Он еще очень насторожен в ответах на вопросы кто ему больше нравится из композиторов и исполнителей, кого он считает перспективным. Очевидно, из чувства самоедства называл две-три фамилии, но с долей сомнения. А причины, кроме личной, были серьезны и глубоки. Это — непонимание красоты и силы национального, принижение его роли в композиторском и исполнительском процессе в современной русской музыке в целом. Русская зарубежная культура воплощала свой миф о России с подлинной или неподлинной реалистичностью. Изгнанники создавали «малую родину» со своими снами о России и ее традициях. Таким был, как кажется, и Сергей Рахманинов!

References
1. Rakhmaninov S.V. Interpretatsiya zavisit ot talanta i individual'nosti // Sergei Rakhmaninov. Literaturnoe nasledie. T. 1. M.: Sovetskii kompozitor, 1978. S. 115-124.
2. Rakhmaninov S.V. Novoe o pianizme // Sergei Rakhmaninov. Literaturnoe nasledie.
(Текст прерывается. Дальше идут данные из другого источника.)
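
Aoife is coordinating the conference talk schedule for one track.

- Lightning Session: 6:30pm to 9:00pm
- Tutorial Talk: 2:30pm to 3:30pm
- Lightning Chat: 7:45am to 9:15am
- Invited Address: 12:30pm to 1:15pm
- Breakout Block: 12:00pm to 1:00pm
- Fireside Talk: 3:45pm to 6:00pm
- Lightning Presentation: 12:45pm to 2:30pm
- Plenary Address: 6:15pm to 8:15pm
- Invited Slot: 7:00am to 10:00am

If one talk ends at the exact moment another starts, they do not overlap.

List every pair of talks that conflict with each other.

Breakout Block & Invited Address, Breakout Block & Lightning Presentation, Invited Address & Lightning Presentation, Invited Slot & Lightning Chat, Lightning Session & Plenary Address

Sorted by start: Invited Slot, Lightning Chat, Breakout Block, Invited Address, Lightning Presentation, Tutorial Talk, Fireside Talk, Plenary Address, Lightning Session.
Lightning Chat starts before Invited Slot ends → Invited Slot and Lightning Chat overlap.
Breakout Block starts after Invited Slot ends — done with Invited Slot.
Breakout Block starts after Lightning Chat ends — done with Lightning Chat.
Invited Address starts before Breakout Block ends → Breakout Block and Invited Address overlap.
Lightning Presentation starts before Breakout Block ends → Breakout Block and Lightning Presentation overlap.
Tutorial Talk starts after Breakout Block ends — done with Breakout Block.
Lightning Presentation starts before Invited Address ends → Invited Address and Lightning Presentation overlap.
Tutorial Talk starts after Invited Address ends — done with Invited Address.
Tutorial Talk starts exactly when Lightning Presentation ends (back-to-back, no overlap) — done with Lightning Presentation.
Fireside Talk starts after Tutorial Talk ends — done with Tutorial Talk.
Plenary Address starts after Fireside Talk ends — done with Fireside Talk.
Lightning Session starts before Plenary Address ends → Plenary Address and Lightning Session overlap.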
T. 1. M.: Sovetskii kompozitor, 1978. S. 83-90.
3. Rakhmaninov S.V. Kompozitor kak interpretator // Sergei Rakhmaninov. Literaturnoe nasledie. T. 1. M.: Sovetskii kompozitor, 1978. S. 128-132.
4. Rakhmaninov S.V. Sergei Rakhmaninov - odin iz vydayushchikhsya sovremennykh kompozitorov - govorit o Rossii i ob Amerike // Sergei Rakhmaninov. Literaturnoe nasledie. T. 1. M.: Sovetskii kompozitor, 1978. S. 77-83.